L’application de partage de selfies BeReal, très populaire auprès de la génération Z, est dans le collimateur des régulateurs européens. Une plainte pour violation potentielle du Règlement Général sur la Protection des Données (RGPD) vient d’être déposée contre la jeune pousse française, rachetée cet été par l’éditeur de jeux mobiles Voodoo.
Une bannière de consentement qui passe mal
Au cœur du litige : la façon dont BeReal demande à ses utilisateurs européens de consentir au suivi publicitaire depuis juillet 2024. L’association de défense de la vie privée noyb, à l’origine de la plainte, accuse l’application d’avoir recours à des tactiques manipulatrices, aussi appelées « dark patterns », pour tenter de pousser les utilisateurs à accepter le tracking, en contradiction avec le standard du RGPD selon lequel le consentement doit être « librement donné ».

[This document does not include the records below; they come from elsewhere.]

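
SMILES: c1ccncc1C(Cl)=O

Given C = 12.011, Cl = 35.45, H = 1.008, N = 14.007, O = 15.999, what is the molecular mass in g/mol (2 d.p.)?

Molecular formula: C6H4ClNO.
M = 6×12.011 + 1×35.45 + 4×1.008 + 1×14.007 + 1×15.999 = 141.55 g/mol.

141.55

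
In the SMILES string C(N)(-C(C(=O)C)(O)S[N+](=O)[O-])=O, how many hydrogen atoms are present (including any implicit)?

6

Hydrogens are implicit in SMILES; fill each atom to its normal valence:
  3 × C: no H
  3 × O: no H
  1 × C: 3 H
  1 × N: 2 H
  1 × N (charge +1): no H
  1 × O: 1 H
  1 × O (charge -1): no H
  1 × S: no H
  Total hydrogens = 6.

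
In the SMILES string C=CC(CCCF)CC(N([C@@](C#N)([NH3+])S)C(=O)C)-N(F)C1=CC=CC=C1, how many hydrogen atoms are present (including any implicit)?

25

Hydrogens are implicit in SMILES; fill each atom to its normal valence:
  5 × C: 2 H each → 10
  5 × C (aromatic): 1 H each → 5
  3 × C: 1 H each → 3
  3 × C: no H
  3 × N: no H
  2 × F: no H
  1 × C: 3 H
  1 × C (aromatic): no H
  1 × N (charge +1): 3 H
  1 × O: no H
  1 × S: 1 H
  Total hydrogens = 25.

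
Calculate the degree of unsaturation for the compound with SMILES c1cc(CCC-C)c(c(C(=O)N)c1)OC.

Molecular formula from the SMILES: C12H17NO2.
DoU = (2C + 2 + N − H − X)/2 = (2·12 + 2 + 1 − 17 − 0)/2 = 10/2 = 5.
(Structurally: 1 ring(s) + 4 π bond(s) = 5.)

5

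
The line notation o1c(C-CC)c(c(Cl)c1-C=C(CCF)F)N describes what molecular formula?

Heavy atoms from the SMILES: 11 C, 1 Cl, 2 F, 1 N, 1 O.
Implicit hydrogens by atom environment:
  4 × C: 2 H each → 8
  4 × C (aromatic): no H
  2 × F: no H
  1 × C: 3 H
  1 × C: 1 H
  1 × C: no H
  1 × Cl: no H
  1 × N: 2 H
  1 × O (aromatic): no H
  Total hydrogens = 14.
Molecular formula: C11H14ClF2NO

C11H14ClF2NO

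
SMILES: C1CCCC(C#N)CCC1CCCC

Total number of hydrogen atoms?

Hydrogens are implicit in SMILES; fill each atom to its normal valence:
  9 × C: 2 H each → 18
  2 × C: 1 H each → 2
  1 × C: 3 H
  1 × C: no H
  1 × N: no H
  Total hydrogens = 23.

23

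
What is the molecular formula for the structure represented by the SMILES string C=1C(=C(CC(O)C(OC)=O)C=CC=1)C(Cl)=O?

Heavy atoms from the SMILES: 11 C, 1 Cl, 4 O.
Implicit hydrogens by atom environment:
  4 × C (aromatic): 1 H each → 4
  3 × O: no H
  2 × C (aromatic): no H
  2 × C: no H
  1 × C: 3 H
  1 × C: 2 H
  1 × C: 1 H
  1 × Cl: no H
  1 × O: 1 H
  Total hydrogens = 11.
Molecular formula: C11H11ClO4

C11H11ClO4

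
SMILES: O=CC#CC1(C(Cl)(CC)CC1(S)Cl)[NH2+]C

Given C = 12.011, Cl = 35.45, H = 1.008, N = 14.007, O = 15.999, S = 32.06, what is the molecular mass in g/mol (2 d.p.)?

267.19

Molecular formula: C10H14Cl2NOS+.
M = 10×12.011 + 2×35.45 + 14×1.008 + 1×14.007 + 1×15.999 + 1×32.06 = 267.19 g/mol.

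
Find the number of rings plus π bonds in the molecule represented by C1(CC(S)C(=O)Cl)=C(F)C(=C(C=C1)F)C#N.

7

Molecular formula from the SMILES: C10H6ClF2NOS.
DoU = (2C + 2 + N − H − X)/2 = (2·10 + 2 + 1 − 6 − 3)/2 = 14/2 = 7.
(Structurally: 1 ring(s) + 6 π bond(s) = 7.)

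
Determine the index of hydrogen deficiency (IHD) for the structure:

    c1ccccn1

4

Molecular formula from the SMILES: C5H5N.
DoU = (2C + 2 + N − H − X)/2 = (2·5 + 2 + 1 − 5 − 0)/2 = 8/2 = 4.
(Structurally: 1 ring(s) + 3 π bond(s) = 4.)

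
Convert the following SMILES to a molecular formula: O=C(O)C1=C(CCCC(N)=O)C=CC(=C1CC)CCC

Heavy atoms from the SMILES: 16 C, 1 N, 3 O.
Implicit hydrogens by atom environment:
  6 × C: 2 H each → 12
  4 × C (aromatic): no H
  2 × C: 3 H each → 6
  2 × C (aromatic): 1 H each → 2
  2 × C: no H
  2 × O: no H
  1 × N: 2 H
  1 × O: 1 H
  Total hydrogens = 23.
Molecular formula: C16H23NO3

C16H23NO3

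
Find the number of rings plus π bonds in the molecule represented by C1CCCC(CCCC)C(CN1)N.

1

Molecular formula from the SMILES: C11H24N2.
DoU = (2C + 2 + N − H − X)/2 = (2·11 + 2 + 2 − 24 − 0)/2 = 2/2 = 1.
(Structurally: 1 ring(s) + 0 π bond(s) = 1.)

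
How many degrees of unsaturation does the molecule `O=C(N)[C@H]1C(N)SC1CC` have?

Molecular formula from the SMILES: C6H12N2OS.
DoU = (2C + 2 + N − H − X)/2 = (2·6 + 2 + 2 − 12 − 0)/2 = 4/2 = 2.
(Structurally: 1 ring(s) + 1 π bond(s) = 2.)

2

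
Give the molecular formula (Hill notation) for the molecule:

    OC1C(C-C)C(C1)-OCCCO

C9H18O3

Heavy atoms from the SMILES: 9 C, 3 O.
Implicit hydrogens by atom environment:
  5 × C: 2 H each → 10
  3 × C: 1 H each → 3
  2 × O: 1 H each → 2
  1 × C: 3 H
  1 × O: no H
  Total hydrogens = 18.
Molecular formula: C9H18O3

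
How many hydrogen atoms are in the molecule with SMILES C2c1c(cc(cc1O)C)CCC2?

Hydrogens are implicit in SMILES; fill each atom to its normal valence:
  4 × C: 2 H each → 8
  4 × C (aromatic): no H
  2 × C (aromatic): 1 H each → 2
  1 × C: 3 H
  1 × O: 1 H
  Total hydrogens = 14.

14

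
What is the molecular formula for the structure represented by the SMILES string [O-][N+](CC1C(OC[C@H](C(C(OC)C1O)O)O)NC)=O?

C10H20N2O7

Heavy atoms from the SMILES: 10 C, 2 N, 7 O.
Implicit hydrogens by atom environment:
  6 × C: 1 H each → 6
  3 × O: 1 H each → 3
  3 × O: no H
  2 × C: 3 H each → 6
  2 × C: 2 H each → 4
  1 × N: 1 H
  1 × N (charge +1): no H
  1 × O (charge -1): no H
  Total hydrogens = 20.
Molecular formula: C10H20N2O7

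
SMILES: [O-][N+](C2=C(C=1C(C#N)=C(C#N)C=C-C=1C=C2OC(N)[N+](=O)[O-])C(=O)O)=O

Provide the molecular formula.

C14H7N5O7

Heavy atoms from the SMILES: 14 C, 5 N, 7 O.
Implicit hydrogens by atom environment:
  7 × C (aromatic): no H
  4 × O: no H
  3 × C (aromatic): 1 H each → 3
  3 × C: no H
  2 × N (charge +1): no H
  2 × N: no H
  2 × O (charge -1): no H
  1 × C: 1 H
  1 × N: 2 H
  1 × O: 1 H
  Total hydrogens = 7.
Molecular formula: C14H7N5O7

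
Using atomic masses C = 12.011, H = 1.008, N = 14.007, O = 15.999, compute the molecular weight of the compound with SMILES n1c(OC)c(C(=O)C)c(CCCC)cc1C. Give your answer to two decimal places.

221.30

Molecular formula: C13H19NO2.
M = 13×12.011 + 19×1.008 + 1×14.007 + 2×15.999 = 221.30 g/mol.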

Si la bannière de consentement affichée par BeReal semble au premier abord offrir un choix pratique entre « accepter » et « refuser » le suivi, c’est en réalité ce qui se passe après l’interaction de l’utilisateur qui pose problème selon noyb, car l’expérience n’est pas équivalente dans les deux cas.
Un « nudging » agressif pour les récalcitrants
BeReal déploierait en effet une tactique de « nudging » agressive pour harceler les utilisateurs qui refusent le tracking. D’après la plainte, la fameuse bannière réapparaît chaque jour lorsqu’ils tentent de publier un post, alors que ceux qui ont accepté ne la revoient plus jamais.
Il s’agit d’un exemple flagrant de « dark pattern », conçu pour manipuler la décision des utilisateurs et les agacer jusqu’à ce qu’ils consentent.
Lisa Steinfeld, avocate spécialiste de la protection des données chez noyb
L’association souligne qu’il est « évident que BeReal essaie de faire pression sur les utilisateurs pour qu’ils consentent au suivi » et pointe du doigt l’absurdité de ces tactiques de nudging :
- Au départ, les utilisateurs ont l’impression que l’application respecte leur choix
- Mais très vite, ils réalisent que BeReal n’accepte en fait pas le « non »
Un consentement qui doit être « librement donné »
Pour étayer son propos, noyb s’appuie sur les lignes directrices publiées en 2022 par le Comité Européen de la Protection des Données (EDPB) concernant les dark patterns sur les interfaces des réseaux sociaux. Ce document met en garde contre les tactiques d’ »incitation continue » qui demandent de façon répétée aux utilisateurs de consentir, estimant que ce dark pattern risque fort de les conduire à « céder par lassitude à force de devoir refuser la demande à chaque utilisation de la plateforme ».
Le RGPD indique très clairement que le consentement n’est valable que s’il est donné librement. Malheureusement, BeReal ne semble pas s’en soucier et préfère faire pression sur les gens pour qu’ils donnent leur consentement même s’ils ne veulent pas être suivis.
Lisa Steinfeld
Que risque BeReal ?
La plainte a été déposée auprès de la CNIL, l’autorité française de protection des données, le siège de Voodoo étant basé en France. Noyb demande au régulateur d’ordonner à BeReal de :
- Modifier son mécanisme de consentement pour qu’il respecte le standard d’un choix librement donné selon le RGPD
- Supprimer toutes les données traitées depuis la mise en place du dark pattern incriminé
L’association exhorte également la CNIL à imposer une amende à BeReal. Selon le RGPD, les infractions avérées peuvent entraîner des sanctions allant jusqu’à 4% du chiffre d’affaires annuel mondial. Un mauvais buzz dont la jeune application, déjà confrontée à une forte concurrence, se serait bien passée en cette période cruciale pour bâtir une base d’utilisateurs solide et rentable.
Reste à voir comment BeReal va réagir face à ces accusations. Contacté, son nouveau propriétaire Voodoo n’a pas encore commenté l’affaire. Une chose est sûre : ces pratiques douteuses ternissent l’image « authentique » que s’efforce de véhiculer l’app. Il y a fort à parier que d’autres acteurs du numérique seront bientôt épinglés sur ces questions de dark patterns, au cœur des préoccupations des régulateurs. Une occasion de plus de souligner l’importance du respect de la vie privée et du consentement éclairé à l’heure où nos données sont une ressource plus convoitée que jamais.